I figured out how to get this work.
1. Add some keys to the registry, as described in this article: https://msdn.microsoft.com/en-us/library/hh290696(v=sql.110).aspx
2. In the Advanced settings of the component, change the batch size to 10
This runs very slow, and I'm not sure it's the cleanest solution, but it's the only way I was able to get it to work.

View solution in original post

12 Replies
Anonymous
Not applicable
Author

Hi,
Could you please show us the screenshots of job setting and sql query?
Best regards
Sabrina
Anonymous
Not applicable
Author

Here are some screenshots:

The error is in the "tMSSqlOutput_1" component.
Anonymous
Not applicable
Author

Looks like I'm having trouble uploading screenshots... let me try again.

EDIT: Still unable to post screenshots. I'm using "Drop files here to attach them" below, which seems to work until I hit submit, at which point it scrubs the images from the post before submitting it.
Anonymous
Not applicable
Author

I figured out how to get this work.
1. Add some keys to the registry, as described in this article: https://msdn.microsoft.com/en-us/library/hh290696(v=sql.110).aspx
2. In the Advanced settings of the component, change the batch size to 10
This runs very slow, and I'm not sure it's the cleanest solution, but it's the only way I was able to get it to work.
Anonymous
Not applicable
Author

Hi,
Thanks for your solution. Have you tried to change the batch size to 100 to see if it is better?
What's the current rate for your work flow?
Best regards
Sabrina
Anonymous
Not applicable
Author

I had initially tried lowering the batch size to 100 and even to 50, but it was still dropping the connection at times (I'm guessing this is because of a slow or unstable connection to Azure). Only by reducing it to 10 was I able to get it to work--though I may be able to experiment more to find the "sweet spot".
The data flow rate seems to average between 200-400 rows/second. I don't necessarily blame Talend for this--it could be that our connection to Azure is just slow--but it seems that sending things in bigger batches might help reduce overhead, if I could get it to not drop the connection. C'est la vie!
Anonymous
Not applicable
Author

Hi,
Did you ever get a better solution to this?  I am having the same or very similar issue trying to write to Azure.  I get a "I/O Error: Connection reset by peer: socket write error" whenever the batch size is about 10.  I started at 10,000 and kept trying different numbers until it would work.  The problem is this makes the job take 5 hours to complete for 1 of 12 tables.  That isn't going to work for me.
Maybe I should update my MS SQL java driver but I am not really sure how.
Anonymous
Not applicable
Author

Hi,
Did you ever get a better solution to this?  I am having the same or very similar issue trying to write to Azure.  I get a "I/O Error: Connection reset by peer: socket write error" whenever the batch size is about 10.  I started at 10,000 and kept trying different numbers until it would work.  The problem is this makes the job take 5 hours to complete for 1 of 12 tables.  That isn't going to work for me.
Maybe I should update my MS SQL java driver but I am not really sure how.

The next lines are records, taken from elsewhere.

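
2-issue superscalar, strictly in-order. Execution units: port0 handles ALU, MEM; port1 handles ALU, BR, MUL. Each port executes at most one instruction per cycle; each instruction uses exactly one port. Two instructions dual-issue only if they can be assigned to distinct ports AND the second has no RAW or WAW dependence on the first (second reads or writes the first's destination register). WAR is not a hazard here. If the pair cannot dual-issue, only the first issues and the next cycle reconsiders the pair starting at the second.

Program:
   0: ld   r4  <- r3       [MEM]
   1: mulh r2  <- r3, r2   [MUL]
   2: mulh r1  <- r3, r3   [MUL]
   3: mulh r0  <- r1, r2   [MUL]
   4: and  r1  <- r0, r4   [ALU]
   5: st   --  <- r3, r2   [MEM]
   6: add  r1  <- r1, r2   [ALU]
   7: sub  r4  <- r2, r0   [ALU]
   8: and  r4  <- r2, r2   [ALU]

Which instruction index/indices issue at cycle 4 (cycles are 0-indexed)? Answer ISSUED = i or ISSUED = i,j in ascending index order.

[0] i0+i1  ld.MEM mulh.MUL  -- dual
[1] i2  mulh.MUL  -- no-port MUL/MUL
[2] i3  mulh.MUL  -- RAW r0
[3] i4+i5  and.ALU st.MEM  -- dual
[4] i6+i7  add.ALU sub.ALU  -- dual
[5] i8  and.ALU  -- tail

ISSUED = 6,7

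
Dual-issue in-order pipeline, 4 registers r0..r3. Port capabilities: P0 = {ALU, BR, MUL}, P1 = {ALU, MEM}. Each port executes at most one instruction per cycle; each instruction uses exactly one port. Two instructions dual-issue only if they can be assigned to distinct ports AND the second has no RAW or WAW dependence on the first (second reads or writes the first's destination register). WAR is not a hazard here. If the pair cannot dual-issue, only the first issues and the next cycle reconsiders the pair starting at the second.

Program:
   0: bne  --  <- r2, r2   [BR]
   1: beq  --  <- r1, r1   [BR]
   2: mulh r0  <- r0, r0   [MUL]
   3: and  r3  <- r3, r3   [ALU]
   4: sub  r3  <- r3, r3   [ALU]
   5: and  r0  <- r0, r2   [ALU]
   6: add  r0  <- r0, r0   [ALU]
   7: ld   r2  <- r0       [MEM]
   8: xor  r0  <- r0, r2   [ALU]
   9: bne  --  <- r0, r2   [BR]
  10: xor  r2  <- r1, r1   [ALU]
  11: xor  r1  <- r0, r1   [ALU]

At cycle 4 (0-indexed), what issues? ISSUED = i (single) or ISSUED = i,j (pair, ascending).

ISSUED = 6

c0: i0 bne  no-port BR/BR
c1: i1 beq  no-port BR/MUL
c2: i2&i3 mulh/and  dual
c3: i4&i5 sub/and  dual
c4: i6 add  RAW r0
c5: i7 ld  RAW r2
c6: i8 xor  RAW r0
c7: i9&i10 bne/xor  dual
c8: i11 xor  tail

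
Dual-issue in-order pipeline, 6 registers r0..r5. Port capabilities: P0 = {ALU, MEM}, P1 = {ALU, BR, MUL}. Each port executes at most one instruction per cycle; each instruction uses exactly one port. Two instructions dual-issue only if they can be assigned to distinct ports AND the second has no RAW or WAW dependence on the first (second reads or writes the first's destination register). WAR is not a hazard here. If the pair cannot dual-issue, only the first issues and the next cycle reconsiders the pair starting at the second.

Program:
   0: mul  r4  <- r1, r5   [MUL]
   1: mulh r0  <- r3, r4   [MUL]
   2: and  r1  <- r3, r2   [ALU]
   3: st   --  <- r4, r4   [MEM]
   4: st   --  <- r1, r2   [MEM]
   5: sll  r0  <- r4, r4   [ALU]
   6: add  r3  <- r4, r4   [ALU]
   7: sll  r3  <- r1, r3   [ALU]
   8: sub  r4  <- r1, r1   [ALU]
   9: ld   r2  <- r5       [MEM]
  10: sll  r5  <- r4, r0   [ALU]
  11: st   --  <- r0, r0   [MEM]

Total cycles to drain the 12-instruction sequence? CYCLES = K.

CYCLES = 8

[0] i0  mul.MUL  -- no-port MUL/MUL
[1] i1/i2  mulh.MUL;and.ALU  -- 2-wide
[2] i3  st.MEM  -- no-port MEM/MEM
[3] i4/i5  st.MEM;sll.ALU  -- 2-wide
[4] i6  add.ALU  -- RAW+WAW r3
[5] i7/i8  sll.ALU;sub.ALU  -- 2-wide
[6] i9/i10  ld.MEM;sll.ALU  -- 2-wide
[7] i11  st.MEM  -- tail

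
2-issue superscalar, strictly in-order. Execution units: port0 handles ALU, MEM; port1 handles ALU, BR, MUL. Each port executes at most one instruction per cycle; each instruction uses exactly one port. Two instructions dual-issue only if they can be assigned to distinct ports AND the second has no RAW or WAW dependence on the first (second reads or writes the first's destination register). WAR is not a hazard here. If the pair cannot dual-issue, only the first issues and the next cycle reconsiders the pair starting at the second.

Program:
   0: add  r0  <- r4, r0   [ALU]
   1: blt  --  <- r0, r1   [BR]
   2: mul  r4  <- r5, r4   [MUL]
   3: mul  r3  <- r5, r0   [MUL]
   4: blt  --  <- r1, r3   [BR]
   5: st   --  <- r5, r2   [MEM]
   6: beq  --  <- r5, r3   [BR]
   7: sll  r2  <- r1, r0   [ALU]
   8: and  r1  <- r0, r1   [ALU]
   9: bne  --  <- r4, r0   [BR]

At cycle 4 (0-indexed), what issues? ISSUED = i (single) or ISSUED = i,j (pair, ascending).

ISSUED = 4,5

c0: i0 add.ALU  RAW r0
c1: i1 blt.BR  no-port BR/MUL
c2: i2 mul.MUL  no-port MUL/MUL
c3: i3 mul.MUL  no-port MUL/BR
c4: i4/i5 blt.BR st.MEM  pair
c5: i6/i7 beq.BR sll.ALU  pair
c6: i8/i9 and.ALU bne.BR  pair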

It looks like our current approach is to uncheck "Die on error", so that the process will silently continue on its way if there is an error writing to the database. We have our batch size set to 10.
Probably a better approach would be to make a custom component (or just ditch Talend and write a custom app) that handles the IO exception and resumes sending data using some sort of exponential backoff. But we didn't have the time to do that, and there were other priorities, so we left it like this for now.
Anonymous
Not applicable
Author

I actually found a solution today.  It seems that Talend's MS components are using an open source jdbc driver that might be out of date. I am not sure if the problem I had is with all MS sql but at least with Azure data sources. To make this work for me I downloaded a jdbc driver directly from Microsoft and set up a Generic JDBC source in Talend.  The JDBC connection string should be like this.
jdbc:sqlserver://<serveraddress>;databaseName=<dbname>;user=<username>;password=<password>
I was able to leave the batch size the same and complete my task in a few minutes instead of the 5 hours it took with built in components.